The Paralympic Games
The first incarnation of the Paralympic Games (sometimes referred to as the Paralympics) took place in England in 1948. The games were organized to provide rehabilitation for World War II veterans with spinal-cord injuries. Other countries participated in the next round of games and, in 1960 in Rome, competitions were held in an Olympic stadium for the first time.
The Paralympic Games are now one of the largest international sporting events in the world. The summer and winter Paralympic Games are held in the same arenas and venues as the Olympic Games, but separately and two weeks later. Like the Olympic Games, the Paralympic Games have opening and closing ceremonies and torch relays. Each country is represented by a national team of athletes who qualify through official competitions. The Summer Paralympic Games in London in 2012 brought together 4,302 Paralympians from 164 countries for 503 sporting events. The winter games, which feature fewer sports, were held in 2014 in Sochi, Russia, with 550 athletes from 45 nations participating in 20 events.

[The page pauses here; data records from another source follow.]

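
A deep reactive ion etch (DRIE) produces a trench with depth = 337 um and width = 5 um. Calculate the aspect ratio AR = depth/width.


Step 1: AR = depth / width
Step 2: AR = 337 / 5
AR = 67.4


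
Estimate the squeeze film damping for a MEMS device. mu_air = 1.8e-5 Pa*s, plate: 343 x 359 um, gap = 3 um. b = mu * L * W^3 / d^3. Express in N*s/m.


Step 1: Convert to SI.
L = 343e-6 m, W = 359e-6 m, d = 3e-6 m
Step 2: W^3 = (359e-6)^3 = 4.63e-11 m^3
Step 3: d^3 = (3e-6)^3 = 2.70e-17 m^3
Step 4: b = 1.8e-5 * 343e-6 * 4.63e-11 / 2.70e-17
b = 1.06e-02 N*s/m


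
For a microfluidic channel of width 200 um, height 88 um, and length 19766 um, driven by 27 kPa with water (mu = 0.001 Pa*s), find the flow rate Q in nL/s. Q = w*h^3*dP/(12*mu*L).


Step 1: Convert all dimensions to SI (meters).
w = 200e-6 m, h = 88e-6 m, L = 19766e-6 m, dP = 27e3 Pa
Step 2: Q = w * h^3 * dP / (12 * mu * L)
Q = 200e-6 * (88e-6)^3 * 27e3 / (12 * 0.001 * 19766e-6) = 1.55146413e-08 m^3/s
Step 3: Convert Q from m^3/s to nL/s (1 m^3 = 1e12 nL, so multiply by 1e12).
Q = 15514.641 nL/s


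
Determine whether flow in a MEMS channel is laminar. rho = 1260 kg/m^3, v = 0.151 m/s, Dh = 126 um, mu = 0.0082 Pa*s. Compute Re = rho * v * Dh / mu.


Step 1: Convert Dh to meters: Dh = 126e-6 m
Step 2: Re = rho * v * Dh / mu
Re = 1260 * 0.151 * 126e-6 / 0.0082
Re = 2.924
Since Re = 2.924 is below ~2300, the flow is laminar.


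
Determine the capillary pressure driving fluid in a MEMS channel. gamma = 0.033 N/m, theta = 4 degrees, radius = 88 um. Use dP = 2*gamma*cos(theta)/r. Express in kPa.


Step 1: cos(4 deg) = 0.9976
Step 2: Convert r to m: r = 88e-6 m
Step 3: dP = 2 * 0.033 * 0.9976 / 88e-6 = 748.2 Pa
Step 4: Convert Pa to kPa (divide by 1000).
dP = 0.75 kPa


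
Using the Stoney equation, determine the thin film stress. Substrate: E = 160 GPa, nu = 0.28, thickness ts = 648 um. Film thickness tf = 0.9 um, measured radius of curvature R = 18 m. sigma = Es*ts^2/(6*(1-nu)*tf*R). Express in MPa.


Step 1: Compute numerator: Es * ts^2 = 160 * 648^2 = 67184640 (GPa*um^2)
Step 2: Compute denominator (R in um): 6*(1-nu)*tf*R = 6*0.72*0.9*18e6 = 69984000.0 (um^2)
Step 3: sigma (GPa) = 67184640 / 69984000.0 = 9.6e-01 GPa
Step 4: Convert to MPa (x1000): sigma = 960.0 MPa


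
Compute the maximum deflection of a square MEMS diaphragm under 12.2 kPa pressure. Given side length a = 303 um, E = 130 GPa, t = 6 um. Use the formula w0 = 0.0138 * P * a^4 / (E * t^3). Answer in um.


Step 1: Convert pressure to compatible units (E is in GPa, so P in GPa).
P = 12.2 kPa = 12.2e-6 GPa
Step 2: Compute numerator: 0.0138 * P * a^4.
a^4 = 303^4 = 8428892481
numerator = 0.0138 * 12.2e-6 * 8428892481 = 1.4191e+03
Step 3: Compute denominator: E * t^3 = 130 * 6^3 = 28080
Step 4: w0 = numerator / denominator = 1.4191e+03 / 28080 = 0.0505 um


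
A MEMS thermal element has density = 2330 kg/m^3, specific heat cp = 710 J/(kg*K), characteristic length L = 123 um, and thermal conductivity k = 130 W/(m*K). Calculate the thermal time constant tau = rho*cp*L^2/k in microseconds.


Step 1: Convert L to m: L = 123e-6 m
Step 2: L^2 = (123e-6)^2 = 1.5129e-08 m^2
Step 3: tau = 2330 * 710 * 1.5129e-08 / 130 = 1.9252234e-04 s
Step 4: Convert to microseconds (multiply by 1e6).
tau = 192.522 us


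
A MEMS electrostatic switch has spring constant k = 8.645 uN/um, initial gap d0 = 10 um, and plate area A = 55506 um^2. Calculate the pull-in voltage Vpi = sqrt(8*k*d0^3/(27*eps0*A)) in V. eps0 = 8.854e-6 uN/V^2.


Step 1: Compute numerator: 8 * k * d0^3 = 8 * 8.645 * 10^3 = 69160.0
Step 2: Compute denominator: 27 * eps0 * A = 27 * 8.854e-6 * 55506 = 13.269153
Step 3: Vpi = sqrt(69160.0 / 13.269153)
Vpi = 72.19 V


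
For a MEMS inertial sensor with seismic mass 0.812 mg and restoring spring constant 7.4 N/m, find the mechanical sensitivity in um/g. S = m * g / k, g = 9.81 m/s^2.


Step 1: Convert mass: m = 0.812 mg = 8.12e-07 kg
Step 2: S = m * g / k = 8.12e-07 * 9.81 / 7.4
Step 3: S = 1.08e-06 m/g
Step 4: Convert to um/g: S = 1.076 um/g


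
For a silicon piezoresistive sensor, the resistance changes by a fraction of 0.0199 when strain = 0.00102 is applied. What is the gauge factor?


Step 1: Identify values.
dR/R = 0.0199, strain = 0.00102
Step 2: GF = (dR/R) / strain = 0.0199 / 0.00102
GF = 19.5


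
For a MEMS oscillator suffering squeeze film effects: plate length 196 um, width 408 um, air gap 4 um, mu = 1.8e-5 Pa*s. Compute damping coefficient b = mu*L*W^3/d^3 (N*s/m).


Step 1: Convert to SI.
L = 196e-6 m, W = 408e-6 m, d = 4e-6 m
Step 2: W^3 = (408e-6)^3 = 6.79e-11 m^3
Step 3: d^3 = (4e-6)^3 = 6.40e-17 m^3
Step 4: b = 1.8e-5 * 196e-6 * 6.79e-11 / 6.40e-17
b = 3.74e-03 N*s/m


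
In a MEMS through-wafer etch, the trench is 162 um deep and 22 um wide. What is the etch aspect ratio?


Step 1: AR = depth / width
Step 2: AR = 162 / 22
AR = 7.4


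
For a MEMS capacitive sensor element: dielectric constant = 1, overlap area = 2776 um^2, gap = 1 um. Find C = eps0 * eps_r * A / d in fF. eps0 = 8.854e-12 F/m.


Step 1: Convert area to m^2: A = 2776e-12 m^2
Step 2: Convert gap to m: d = 1e-6 m
Step 3: C = eps0 * eps_r * A / d
C = 8.854e-12 * 1 * 2776e-12 / 1e-6
Step 4: Convert to fF (multiply by 1e15).
C = 24.58 fF


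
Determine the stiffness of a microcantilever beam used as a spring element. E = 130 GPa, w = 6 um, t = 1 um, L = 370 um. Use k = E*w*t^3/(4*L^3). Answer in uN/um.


Step 1: Convert E to consistent units (1 GPa = 1000 uN/um^2).
E = 130 GPa = 130000 uN/um^2
Step 2: Compute t^3 = 1^3 = 1
Step 3: Compute L^3 = 370^3 = 50653000
Step 4: k = 130000 * 6 * 1 / (4 * 50653000)
k = 0.0038 uN/um


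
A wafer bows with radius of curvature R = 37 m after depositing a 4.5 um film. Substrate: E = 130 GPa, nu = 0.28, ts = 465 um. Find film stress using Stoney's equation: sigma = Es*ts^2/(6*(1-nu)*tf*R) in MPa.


Step 1: Compute numerator: Es * ts^2 = 130 * 465^2 = 28109250 (GPa*um^2)
Step 2: Compute denominator (R in um): 6*(1-nu)*tf*R = 6*0.72*4.5*37e6 = 719280000.0 (um^2)
Step 3: sigma (GPa) = 28109250 / 719280000.0 = 3.908e-02 GPa
Step 4: Convert to MPa (x1000): sigma = 39.1 MPa


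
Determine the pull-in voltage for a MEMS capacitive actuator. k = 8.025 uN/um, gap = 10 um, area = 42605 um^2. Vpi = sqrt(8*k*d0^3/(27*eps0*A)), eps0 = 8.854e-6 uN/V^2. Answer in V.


Step 1: Compute numerator: 8 * k * d0^3 = 8 * 8.025 * 10^3 = 64200.0
Step 2: Compute denominator: 27 * eps0 * A = 27 * 8.854e-6 * 42605 = 10.185066
Step 3: Vpi = sqrt(64200.0 / 10.185066)
Vpi = 79.39 V


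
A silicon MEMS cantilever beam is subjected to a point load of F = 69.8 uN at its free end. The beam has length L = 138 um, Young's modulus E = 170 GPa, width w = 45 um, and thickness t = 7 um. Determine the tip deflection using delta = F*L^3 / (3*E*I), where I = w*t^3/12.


Step 1: Calculate the second moment of area.
I = w * t^3 / 12 = 45 * 7^3 / 12 = 1286.25 um^4
Step 2: Convert E to consistent units (1 GPa = 1000 uN/um^2).
E = 170 GPa = 170000 uN/um^2
Step 3: Calculate tip deflection.
delta = F * L^3 / (3 * E * I)
delta = 69.8 * 138^3 / (3 * 170000 * 1286.25)
delta = 0.2796 um


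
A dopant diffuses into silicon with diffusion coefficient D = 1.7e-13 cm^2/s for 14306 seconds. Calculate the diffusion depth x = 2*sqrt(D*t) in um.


Step 1: Compute D*t = 1.7e-13 * 14306 = 2.43202e-09 cm^2
Step 2: sqrt(D*t) = 4.9316e-05 cm
Step 3: x = 2 * 4.9316e-05 cm = 9.8632e-05 cm
Step 4: Convert to um (1 cm = 1e4 um): x = 0.986 um


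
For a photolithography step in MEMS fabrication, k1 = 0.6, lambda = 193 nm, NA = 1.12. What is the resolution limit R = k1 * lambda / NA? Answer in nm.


Step 1: Identify values: k1 = 0.6, lambda = 193 nm, NA = 1.12
Step 2: R = k1 * lambda / NA
R = 0.6 * 193 / 1.12
R = 103.4 nm


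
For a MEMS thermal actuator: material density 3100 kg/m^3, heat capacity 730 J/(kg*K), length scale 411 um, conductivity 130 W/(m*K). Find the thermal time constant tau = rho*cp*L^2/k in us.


Step 1: Convert L to m: L = 411e-6 m
Step 2: L^2 = (411e-6)^2 = 1.68921e-07 m^2
Step 3: tau = 3100 * 730 * 1.68921e-07 / 130 = 2.94052479e-03 s
Step 4: Convert to microseconds (multiply by 1e6).
tau = 2940.525 us


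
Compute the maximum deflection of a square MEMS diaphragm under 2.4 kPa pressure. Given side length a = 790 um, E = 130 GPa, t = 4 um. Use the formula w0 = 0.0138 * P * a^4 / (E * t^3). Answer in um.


Step 1: Convert pressure to compatible units (E is in GPa, so P in GPa).
P = 2.4 kPa = 2.4e-6 GPa
Step 2: Compute numerator: 0.0138 * P * a^4.
a^4 = 790^4 = 389500810000
numerator = 0.0138 * 2.4e-6 * 389500810000 = 1.290027e+04
Step 3: Compute denominator: E * t^3 = 130 * 4^3 = 8320
Step 4: w0 = numerator / denominator = 1.290027e+04 / 8320 = 1.5505 um


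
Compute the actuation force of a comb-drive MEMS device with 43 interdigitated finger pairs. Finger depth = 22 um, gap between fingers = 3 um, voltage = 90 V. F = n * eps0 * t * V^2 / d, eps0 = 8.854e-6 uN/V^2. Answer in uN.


Step 1: Parameters: n=43, eps0=8.854e-6 uN/V^2, t=22 um, V=90 V, d=3 um
Step 2: V^2 = 8100
Step 3: F = 43 * 8.854e-6 * 22 * 8100 / 3
F = 22.615 uN


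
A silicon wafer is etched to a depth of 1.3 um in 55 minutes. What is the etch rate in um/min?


Step 1: Etch rate = depth / time
Step 2: rate = 1.3 / 55
rate = 0.024 um/min


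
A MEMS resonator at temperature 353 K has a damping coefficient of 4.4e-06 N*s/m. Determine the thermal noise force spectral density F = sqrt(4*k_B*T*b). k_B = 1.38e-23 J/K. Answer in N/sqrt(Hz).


Step 1: Compute 4 * k_B * T * b
= 4 * 1.38e-23 * 353 * 4.4e-06
= 8.5737e-26 N^2/Hz
Step 2: F_noise = sqrt(8.5737e-26)
F_noise = 2.93e-13 N/sqrt(Hz)


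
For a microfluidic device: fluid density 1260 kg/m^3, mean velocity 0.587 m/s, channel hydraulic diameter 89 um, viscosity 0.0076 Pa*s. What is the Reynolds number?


Step 1: Convert Dh to meters: Dh = 89e-6 m
Step 2: Re = rho * v * Dh / mu
Re = 1260 * 0.587 * 89e-6 / 0.0076
Re = 8.661


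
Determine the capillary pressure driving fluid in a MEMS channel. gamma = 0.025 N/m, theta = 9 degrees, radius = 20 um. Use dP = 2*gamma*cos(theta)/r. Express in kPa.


Step 1: cos(9 deg) = 0.9877
Step 2: Convert r to m: r = 20e-6 m
Step 3: dP = 2 * 0.025 * 0.9877 / 20e-6 = 2469.3 Pa
Step 4: Convert Pa to kPa (divide by 1000).
dP = 2.47 kPa


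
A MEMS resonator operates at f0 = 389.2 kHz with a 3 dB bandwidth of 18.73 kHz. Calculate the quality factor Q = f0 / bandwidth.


Step 1: Q = f0 / bandwidth
Step 2: Q = 389.2 / 18.73
Q = 20.8


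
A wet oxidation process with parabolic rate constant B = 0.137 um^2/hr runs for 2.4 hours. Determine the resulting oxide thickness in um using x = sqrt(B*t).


Step 1: Compute B*t = 0.137 * 2.4 = 0.3288
Step 2: x = sqrt(0.3288)
x = 0.573 um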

Most Paralympic sports are "adaptive," meaning they have been modified to accommodate different types of disabilities. For athletes with lower body impairments, skiing, hockey and fencing are played as sit-skiing, sled hockey and wheelchair fencing. For athletes with visual impairments, skiing becomes a team sport, with a sighted guide navigating the course for each athlete. All these sports are played on regulation slopes and arenas. In addition, some Paralympic sports, including goalball, boccia and wheelchair or quad rugby, have no Olympic equivalent. New sports continue to be added to the Paralympic Games. For example, a new sport for the 2014 winter games was snowboarding. The audiences and the number of people participating in the Paralympic Games grow with each event.